Julian Skirzynski, David Danks, Berk Ustun

Published: 23 Jun 2025, Last Modified: 26 May 2025FAccT 2025EveryoneRevisionsCC BY 4.0

Abstract: Many rules and regulations in areas such as lending or hiring cast explanations as a safeguard against algorithmic discrimination. The underlying assumption is that, for a given model, individuals could inspect explanations of predictions to contest discriminatory outcomes or flag the model as biased. This is a common-sense assumption that is easy to comply with. However, it is also very difficult to corroborate because it relies on unverifiable causal assumptions about which variables constitute proxies, and how the proxies affect the outcome variable. In order to make accurate claims, individuals must assume what these relationships are and be able to detect the proxies and their influence on predictions from the explanations. In this work, we study whether explanations help users detect algorithmic discrimination. We formalize the problem of detecting discrimination and introduce a synthetic robot classification task with known discrimination labels, overcoming real-world limitations where ground truth is unknown.
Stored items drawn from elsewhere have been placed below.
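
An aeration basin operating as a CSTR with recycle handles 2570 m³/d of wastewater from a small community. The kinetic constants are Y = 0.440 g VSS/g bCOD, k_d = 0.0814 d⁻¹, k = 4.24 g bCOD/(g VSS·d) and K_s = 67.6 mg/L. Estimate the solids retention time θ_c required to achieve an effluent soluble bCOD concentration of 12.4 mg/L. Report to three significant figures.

θ_c ≈ 4.81 d

Specific growth rate at S = 12.4 mg/L: μ = YkS/(K_s+S) = 0.440·4.24·12.4/(67.6+12.4) = 0.2892 d⁻¹.
θ_c = 1/(μ − k_d) = 1/(0.2892 − 0.0814) = 1/0.2078 = 4.813 d.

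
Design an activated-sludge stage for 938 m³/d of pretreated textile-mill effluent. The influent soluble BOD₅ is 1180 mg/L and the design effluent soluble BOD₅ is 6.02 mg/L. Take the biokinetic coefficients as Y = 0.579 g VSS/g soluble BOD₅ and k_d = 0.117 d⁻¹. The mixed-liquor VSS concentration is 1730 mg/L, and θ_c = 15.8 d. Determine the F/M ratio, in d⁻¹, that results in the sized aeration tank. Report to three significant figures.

Rearranging the biomass balance for a CMAS with decay, V = Y·Q·ΔS·θ_c / [X·(1+k_d θ_c)] = 0.579 × 938 × (1180 − 6.02) × 15.8 / [1730 × (1 + 0.117 × 15.8)] = 1.01×10^7 / 4928 = 2044 m³.
F/M = applied load / biomass = Q·S₀/(V·X) = 938 × 1180 / (2044 × 1730) = 0.3130 d⁻¹.

F/M ≈ 0.313 d⁻¹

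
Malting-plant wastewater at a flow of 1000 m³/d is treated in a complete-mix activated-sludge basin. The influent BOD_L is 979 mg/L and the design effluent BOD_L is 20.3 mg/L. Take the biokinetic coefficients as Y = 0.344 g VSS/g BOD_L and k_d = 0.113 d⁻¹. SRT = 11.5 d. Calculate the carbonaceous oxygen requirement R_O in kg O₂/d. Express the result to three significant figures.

R_O ≈ 755 kg O₂/d

The observed yield is Y_obs = Y/(1 + k_d·θ_c) = 0.344 / (1 + 0.113 × 11.5) = 0.344 / 2.300 = 0.1496 g VSS per g BOD_L removed.
Substrate removed = Q·(S₀ − S) = 1000 m³/d × (979 − 20.3) g/m³ = 9.59×10^5 g/d = 958.7 kg/d.
Net sludge production P_X = 0.1496 × 958.7 = 143.4 kg VSS/d.
Carbonaceous O₂ demand = substrate oxidised − cell-mass equivalent = 958.7 − 1.42 × 143.4 = 755.0 kg O₂/d.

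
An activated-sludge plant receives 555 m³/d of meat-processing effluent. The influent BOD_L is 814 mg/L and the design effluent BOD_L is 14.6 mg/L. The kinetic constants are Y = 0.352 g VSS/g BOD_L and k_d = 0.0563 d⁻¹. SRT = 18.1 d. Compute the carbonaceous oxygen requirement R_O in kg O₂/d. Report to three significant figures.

Observed yield with endogenous decay: Y_obs = Y / (1 + k_d·θ_c) = 0.352 / (1 + 0.0563 × 18.1) = 0.352 / 2.019 = 0.1743 g VSS/g BOD_L.
Q·(S₀ − S) = 555 × (814 − 14.6) × 10⁻³ = 443.7 kg/d removed.
Biomass synthesised: P_X = Y_obs × 443.7 = 77.35 kg VSS/d.
R_O = Q·ΔS − 1.42 P_X = 443.7 − 109.8 = 333.8 kg O₂/d.

R_O ≈ 334 kg O₂/d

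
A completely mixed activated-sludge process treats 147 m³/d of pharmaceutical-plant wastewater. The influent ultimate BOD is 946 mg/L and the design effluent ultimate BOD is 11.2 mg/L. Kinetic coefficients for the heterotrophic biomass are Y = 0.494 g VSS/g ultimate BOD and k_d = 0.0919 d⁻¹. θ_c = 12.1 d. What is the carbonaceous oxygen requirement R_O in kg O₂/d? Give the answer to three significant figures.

R_O ≈ 91.8 kg O₂/d

Y_obs = Y / (1 + k_d θ_c) = 0.494 / (1 + 0.0919 × 12.1) = 0.494 / 2.112 = 0.2339.
ΔS = 946 − 11.2 = 934.8 mg/L, so the substrate removal rate is 147 × 934.8/1000 = 137.4 kg ultimate BOD/d.
Biomass synthesised: P_X = Y_obs × 137.4 = 32.14 kg VSS/d.
R_O = Q·(S₀ − S) − 1.42·P_X = 137.4 − 1.42 × 32.14 = 91.77 kg O₂/d.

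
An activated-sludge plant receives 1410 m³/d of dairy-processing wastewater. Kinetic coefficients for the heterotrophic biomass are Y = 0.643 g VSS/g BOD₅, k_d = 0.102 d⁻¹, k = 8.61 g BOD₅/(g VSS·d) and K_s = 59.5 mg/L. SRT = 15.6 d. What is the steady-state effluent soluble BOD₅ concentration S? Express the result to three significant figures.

For a completely mixed reactor with recycle the Lawrence–McCarty relation gives S = K_s·(1 + k_d·θ_c) / [θ_c·(Y·k − k_d) − 1] = 59.5 × (1 + 0.102 × 15.6) / [15.6 × (0.643 × 8.61 − 0.102) − 1] = 154.2 / 83.77 = 1.840 mg/L.

S ≈ 1.84 mg/L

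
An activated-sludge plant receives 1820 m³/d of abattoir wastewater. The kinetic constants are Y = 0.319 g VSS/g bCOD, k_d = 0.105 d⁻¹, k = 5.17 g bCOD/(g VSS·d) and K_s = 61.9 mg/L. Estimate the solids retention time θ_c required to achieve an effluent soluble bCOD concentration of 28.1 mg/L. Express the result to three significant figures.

Specific growth rate at S = 28.1 mg/L: μ = YkS/(K_s+S) = 0.319·5.17·28.1/(61.9+28.1) = 0.5149 d⁻¹.
1/θ_c = 0.5149 − 0.105 = 0.4099 d⁻¹, so θ_c = 2.439 d.

θ_c ≈ 2.44 d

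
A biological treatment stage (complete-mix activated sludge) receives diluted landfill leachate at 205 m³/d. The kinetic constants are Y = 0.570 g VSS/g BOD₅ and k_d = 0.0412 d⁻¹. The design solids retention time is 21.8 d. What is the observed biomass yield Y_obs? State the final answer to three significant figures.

Y_obs ≈ 0.300 g VSS/g BOD₅

The observed yield is Y_obs = Y/(1 + k_d·θ_c) = 0.570 / (1 + 0.0412 × 21.8) = 0.570 / 1.898 = 0.3003 g VSS per g BOD₅ removed.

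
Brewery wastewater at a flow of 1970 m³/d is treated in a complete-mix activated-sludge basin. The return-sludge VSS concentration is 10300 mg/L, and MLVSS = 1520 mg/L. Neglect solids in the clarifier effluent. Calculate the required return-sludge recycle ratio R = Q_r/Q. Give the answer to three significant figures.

R ≈ 0.173

Mass balance around the secondary clarifier (neglecting effluent solids): R = X / (X_r − X) = 1520 / (10300 − 1520) = 0.1731.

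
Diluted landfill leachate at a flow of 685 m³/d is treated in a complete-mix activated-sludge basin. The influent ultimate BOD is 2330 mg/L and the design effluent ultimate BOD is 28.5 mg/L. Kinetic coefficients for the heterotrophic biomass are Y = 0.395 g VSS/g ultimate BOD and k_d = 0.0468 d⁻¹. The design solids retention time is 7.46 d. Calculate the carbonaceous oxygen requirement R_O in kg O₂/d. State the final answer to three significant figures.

R_O ≈ 921 kg O₂/d

Observed yield with endogenous decay: Y_obs = Y / (1 + k_d·θ_c) = 0.395 / (1 + 0.0468 × 7.46) = 0.395 / 1.349 = 0.2928 g VSS/g ultimate BOD.
ΔS = 2330 − 28.5 = 2302 mg/L, so the substrate removal rate is 685 × 2302/1000 = 1577 kg ultimate BOD/d.
Biomass synthesised: P_X = Y_obs × 1577 = 461.6 kg VSS/d.
Carbonaceous O₂ demand = substrate oxidised − cell-mass equivalent = 1577 − 1.42 × 461.6 = 921.1 kg O₂/d.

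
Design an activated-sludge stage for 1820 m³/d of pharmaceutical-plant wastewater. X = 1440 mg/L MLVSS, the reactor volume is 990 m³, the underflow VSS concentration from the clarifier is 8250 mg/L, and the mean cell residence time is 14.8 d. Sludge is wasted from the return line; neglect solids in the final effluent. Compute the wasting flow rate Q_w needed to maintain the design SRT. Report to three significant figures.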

We then design a user study that validates participants’ understanding of explanations, protected attributes, proxies, and their causal strength, and isolates the utility of explanations. Our results show that human experts cannot reliably use explanations to flag discriminatory predictions irrespective of how much information about the predictions they have. Because the reliability of detection is low even under idealized conditions, these findings underscore the need for alternative anti-discrimination safeguards in practical settings.